Electrons in crystals
A crystal consists of a collection of atoms arranged in a regular array, the spacing between atoms being of the same order of magnitude as the dimensions of the atoms. Each atom is more or less anchored to one point, called its site in the lattice, by the electrostatic forces produced by all the other atoms. We shall not find it necessary here to discuss the details of how this comes about; nor shall we consider the various patterns in which the atoms can be arranged. It will be sufficient to remember the essential feature that the structure of the crystal is periodic in space.

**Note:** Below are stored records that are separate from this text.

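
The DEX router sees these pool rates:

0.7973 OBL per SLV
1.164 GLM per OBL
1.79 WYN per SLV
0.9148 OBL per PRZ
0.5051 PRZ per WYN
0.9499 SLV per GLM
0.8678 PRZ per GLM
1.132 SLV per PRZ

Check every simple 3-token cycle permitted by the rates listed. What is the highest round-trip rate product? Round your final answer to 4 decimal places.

WYN→PRZ→SLV→WYN: 0.5051 × 1.132 × 1.79 = 1.02347
OBL→GLM→PRZ→OBL: 1.164 × 0.8678 × 0.9148 = 0.92406
OBL→GLM→SLV→OBL: 1.164 × 0.9499 × 0.7973 = 0.88156
Maximum is WYN→PRZ→SLV→WYN at 1.0235; arbitrage exists.

1.0235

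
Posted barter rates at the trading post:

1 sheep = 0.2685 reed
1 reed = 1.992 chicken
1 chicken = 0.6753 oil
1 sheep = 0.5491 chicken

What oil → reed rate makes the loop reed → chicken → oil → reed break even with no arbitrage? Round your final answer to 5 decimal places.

Known legs of the cycle: 1.992 × 0.6753 = 1.3451976
For no arbitrage the full-cycle product must be 1, so the missing rate is 1 / 1.3451976 ≈ 0.7433852.

0.74339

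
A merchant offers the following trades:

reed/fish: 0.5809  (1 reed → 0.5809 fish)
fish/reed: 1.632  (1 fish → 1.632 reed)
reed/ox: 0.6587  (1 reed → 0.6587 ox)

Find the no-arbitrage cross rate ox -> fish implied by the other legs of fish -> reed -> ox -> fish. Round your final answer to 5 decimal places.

Known legs of the cycle: 1.632 × 0.6587 = 1.0749984
For no arbitrage the full-cycle product must be 1, so the missing rate is 1 / 1.0749984 ≈ 0.9302339.

0.93023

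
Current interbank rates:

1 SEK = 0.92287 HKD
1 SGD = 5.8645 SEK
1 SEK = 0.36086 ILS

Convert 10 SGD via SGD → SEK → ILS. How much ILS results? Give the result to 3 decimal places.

21.163

10 SGD × 5.8645 = 58.645 SEK
58.645 SEK × 0.36086 = 21.1626347 ILS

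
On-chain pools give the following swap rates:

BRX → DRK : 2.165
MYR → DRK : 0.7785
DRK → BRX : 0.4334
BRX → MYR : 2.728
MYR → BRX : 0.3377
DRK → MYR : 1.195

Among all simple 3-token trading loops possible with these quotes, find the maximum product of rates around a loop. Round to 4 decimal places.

MYR→DRK→BRX→MYR: 0.7785 × 0.4334 × 2.728 = 0.92043
MYR→BRX→DRK→MYR: 0.3377 × 2.165 × 1.195 = 0.87369
Maximum is MYR→DRK→BRX→MYR at 0.9204; no arbitrage — every cycle loses value.

0.9204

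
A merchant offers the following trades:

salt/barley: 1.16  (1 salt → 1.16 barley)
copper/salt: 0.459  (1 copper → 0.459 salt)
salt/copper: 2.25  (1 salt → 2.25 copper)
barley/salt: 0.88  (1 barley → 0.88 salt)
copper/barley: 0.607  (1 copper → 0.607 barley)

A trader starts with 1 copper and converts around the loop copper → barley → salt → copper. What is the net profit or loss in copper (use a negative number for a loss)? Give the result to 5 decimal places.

0.20186

1 copper × 0.607 = 0.607 barley
0.607 barley × 0.88 = 0.53416 salt
0.53416 salt × 2.25 = 1.20186 copper
Net change: 1.20186 − 1 = 0.20186 copper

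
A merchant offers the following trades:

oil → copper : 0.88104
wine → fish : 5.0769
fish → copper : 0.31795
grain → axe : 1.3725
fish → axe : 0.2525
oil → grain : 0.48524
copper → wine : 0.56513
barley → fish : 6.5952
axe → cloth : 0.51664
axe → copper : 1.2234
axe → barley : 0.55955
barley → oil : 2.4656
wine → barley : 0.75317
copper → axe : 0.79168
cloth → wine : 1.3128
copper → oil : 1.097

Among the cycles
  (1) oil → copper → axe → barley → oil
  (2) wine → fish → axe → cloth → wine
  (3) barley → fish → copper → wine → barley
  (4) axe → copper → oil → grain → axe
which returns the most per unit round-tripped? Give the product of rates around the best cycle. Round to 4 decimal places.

(1) 0.88104 × 0.79168 × 0.55955 × 2.4656 = 0.96229
(2) 5.0769 × 0.2525 × 0.51664 × 1.3128 = 0.86945
(3) 6.5952 × 0.31795 × 0.56513 × 0.75317 = 0.89254
(4) 1.2234 × 1.097 × 0.48524 × 1.3725 = 0.89381
Highest is cycle (1) at 0.9623 (≤1, no arbitrage).

0.9623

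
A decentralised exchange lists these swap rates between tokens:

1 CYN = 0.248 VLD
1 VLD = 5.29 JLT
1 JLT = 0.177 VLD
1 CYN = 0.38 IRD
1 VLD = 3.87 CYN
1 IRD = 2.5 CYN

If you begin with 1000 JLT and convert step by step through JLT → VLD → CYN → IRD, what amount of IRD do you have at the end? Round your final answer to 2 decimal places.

1000 JLT × 0.177 = 177 VLD
177 VLD × 3.87 = 684.99 CYN
684.99 CYN × 0.38 = 260.2962 IRD

260.30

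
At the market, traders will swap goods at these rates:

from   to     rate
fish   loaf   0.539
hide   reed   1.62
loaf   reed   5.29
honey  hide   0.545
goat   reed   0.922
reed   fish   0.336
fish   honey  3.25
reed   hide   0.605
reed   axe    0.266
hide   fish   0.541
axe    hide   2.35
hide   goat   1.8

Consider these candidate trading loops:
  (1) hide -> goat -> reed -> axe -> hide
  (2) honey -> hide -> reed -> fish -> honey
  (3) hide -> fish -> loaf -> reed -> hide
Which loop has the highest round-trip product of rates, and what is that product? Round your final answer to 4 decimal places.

(1) 1.8 × 0.922 × 0.266 × 2.35 = 1.03742
(2) 0.545 × 1.62 × 0.336 × 3.25 = 0.96413
(3) 0.541 × 0.539 × 5.29 × 0.605 = 0.93325
Highest is cycle (1) at 1.0374 (>1, arbitrage).

1.0374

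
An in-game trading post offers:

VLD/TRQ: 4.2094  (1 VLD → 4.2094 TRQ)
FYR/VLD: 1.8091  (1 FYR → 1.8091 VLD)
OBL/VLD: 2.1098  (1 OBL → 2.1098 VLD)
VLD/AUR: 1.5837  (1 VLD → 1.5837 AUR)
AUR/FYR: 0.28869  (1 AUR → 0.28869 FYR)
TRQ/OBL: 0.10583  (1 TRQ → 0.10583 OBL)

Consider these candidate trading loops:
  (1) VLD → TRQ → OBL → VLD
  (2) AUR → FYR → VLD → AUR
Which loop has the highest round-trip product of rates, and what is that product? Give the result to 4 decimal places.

0.9399

(1) 4.2094 × 0.10583 × 2.1098 = 0.93988
(2) 0.28869 × 1.8091 × 1.5837 = 0.82712
Highest is cycle (1) at 0.9399 (≤1, no arbitrage).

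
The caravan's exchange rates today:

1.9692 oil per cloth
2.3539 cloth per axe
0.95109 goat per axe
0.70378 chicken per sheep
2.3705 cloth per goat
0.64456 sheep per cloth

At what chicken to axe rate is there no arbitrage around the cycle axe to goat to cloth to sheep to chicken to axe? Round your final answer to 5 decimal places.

0.97777

Known legs of the cycle: 0.95109 × 2.3705 × 0.64456 × 0.70378 = 1.022732004530963496
For no arbitrage the full-cycle product must be 1, so the missing rate is 1 / 1.022732004530963496 ≈ 0.9777733.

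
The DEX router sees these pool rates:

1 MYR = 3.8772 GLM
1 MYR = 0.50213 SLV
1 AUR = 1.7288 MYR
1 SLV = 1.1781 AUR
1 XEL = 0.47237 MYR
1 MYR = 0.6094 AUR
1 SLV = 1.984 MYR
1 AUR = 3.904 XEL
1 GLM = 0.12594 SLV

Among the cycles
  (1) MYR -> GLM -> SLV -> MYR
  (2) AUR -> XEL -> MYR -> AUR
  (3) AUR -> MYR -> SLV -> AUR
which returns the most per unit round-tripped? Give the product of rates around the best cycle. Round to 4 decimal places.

1.1238

(1) 3.8772 × 0.12594 × 1.984 = 0.96878
(2) 3.904 × 0.47237 × 0.6094 = 1.12381
(3) 1.7288 × 0.50213 × 1.1781 = 1.02269
Highest is cycle (2) at 1.1238 (>1, arbitrage).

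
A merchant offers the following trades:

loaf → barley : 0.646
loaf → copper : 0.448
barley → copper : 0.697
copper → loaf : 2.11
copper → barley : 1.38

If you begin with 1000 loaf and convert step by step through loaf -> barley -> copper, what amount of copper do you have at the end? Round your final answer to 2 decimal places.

1000 loaf × 0.646 = 646 barley
646 barley × 0.697 = 450.262 copper

450.26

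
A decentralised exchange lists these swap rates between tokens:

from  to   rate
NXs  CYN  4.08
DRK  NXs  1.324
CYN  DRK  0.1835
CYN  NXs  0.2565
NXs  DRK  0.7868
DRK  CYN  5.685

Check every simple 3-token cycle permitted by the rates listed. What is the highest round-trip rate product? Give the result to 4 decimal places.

1.1473

NXs→DRK→CYN→NXs: 0.7868 × 5.685 × 0.2565 = 1.14731
NXs→CYN→DRK→NXs: 4.08 × 0.1835 × 1.324 = 0.99125
Maximum is NXs→DRK→CYN→NXs at 1.1473; arbitrage exists.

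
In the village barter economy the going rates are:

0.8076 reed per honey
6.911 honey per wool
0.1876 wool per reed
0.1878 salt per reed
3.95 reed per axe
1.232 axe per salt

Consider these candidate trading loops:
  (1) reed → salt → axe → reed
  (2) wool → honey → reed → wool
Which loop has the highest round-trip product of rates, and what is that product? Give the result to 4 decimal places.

(1) 0.1878 × 1.232 × 3.95 = 0.91391
(2) 6.911 × 0.8076 × 0.1876 = 1.04706
Highest is cycle (2) at 1.0471 (>1, arbitrage).

1.0471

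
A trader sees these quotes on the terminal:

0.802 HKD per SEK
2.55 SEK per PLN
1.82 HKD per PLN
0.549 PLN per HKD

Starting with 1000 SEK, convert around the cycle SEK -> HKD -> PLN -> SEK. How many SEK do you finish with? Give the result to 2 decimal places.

1000 SEK × 0.802 = 802 HKD
802 HKD × 0.549 = 440.298 PLN
440.298 PLN × 2.55 = 1122.7599 SEK

1122.76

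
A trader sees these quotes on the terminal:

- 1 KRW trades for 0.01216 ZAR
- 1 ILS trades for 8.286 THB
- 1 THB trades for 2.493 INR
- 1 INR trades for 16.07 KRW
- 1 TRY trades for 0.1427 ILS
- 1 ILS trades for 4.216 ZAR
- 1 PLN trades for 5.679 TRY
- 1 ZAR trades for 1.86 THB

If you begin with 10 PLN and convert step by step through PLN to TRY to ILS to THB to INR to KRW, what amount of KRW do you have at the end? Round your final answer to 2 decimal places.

10 PLN × 5.679 = 56.79 TRY
56.79 TRY × 0.1427 = 8.103933 ILS
8.103933 ILS × 8.286 = 67.149188838 THB
67.149188838 THB × 2.493 = 167.402927773134 INR
167.402927773134 INR × 16.07 = 2690.16504931426338 KRW

2690.17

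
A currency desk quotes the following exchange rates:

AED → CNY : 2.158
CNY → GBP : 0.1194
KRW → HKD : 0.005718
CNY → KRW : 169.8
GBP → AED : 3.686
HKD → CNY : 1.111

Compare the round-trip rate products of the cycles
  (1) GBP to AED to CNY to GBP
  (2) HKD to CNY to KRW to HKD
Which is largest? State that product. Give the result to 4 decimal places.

1.0787

(1) 3.686 × 2.158 × 0.1194 = 0.94975
(2) 1.111 × 169.8 × 0.005718 = 1.07869
Highest is cycle (2) at 1.0787 (>1, arbitrage).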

We have seen in chapter 5 that the energy of an electron bound to an atom is restricted to certain discrete values. Imagine that we can assemble a crystal of identical atoms whose spacing L can be altered at will. If L is large enough, the motion of an electron in one of the atoms will be affected to a negligible extent by the electrons and nuclei of the other atoms. Each atom then behaves as if it were isolated, with its electrons in discrete bound states. In figure 10.1 (a) we have drawn a schematic diagram of the potential V(r) in which an electron moves in this situation. Suppose that the spacing L is now reduced (figure 10.1(b)). The potential V(r) in the neighbourhood of a given atom is now affected by the presence of the nuclei and electrons of the other atoms, particularly those that are closest.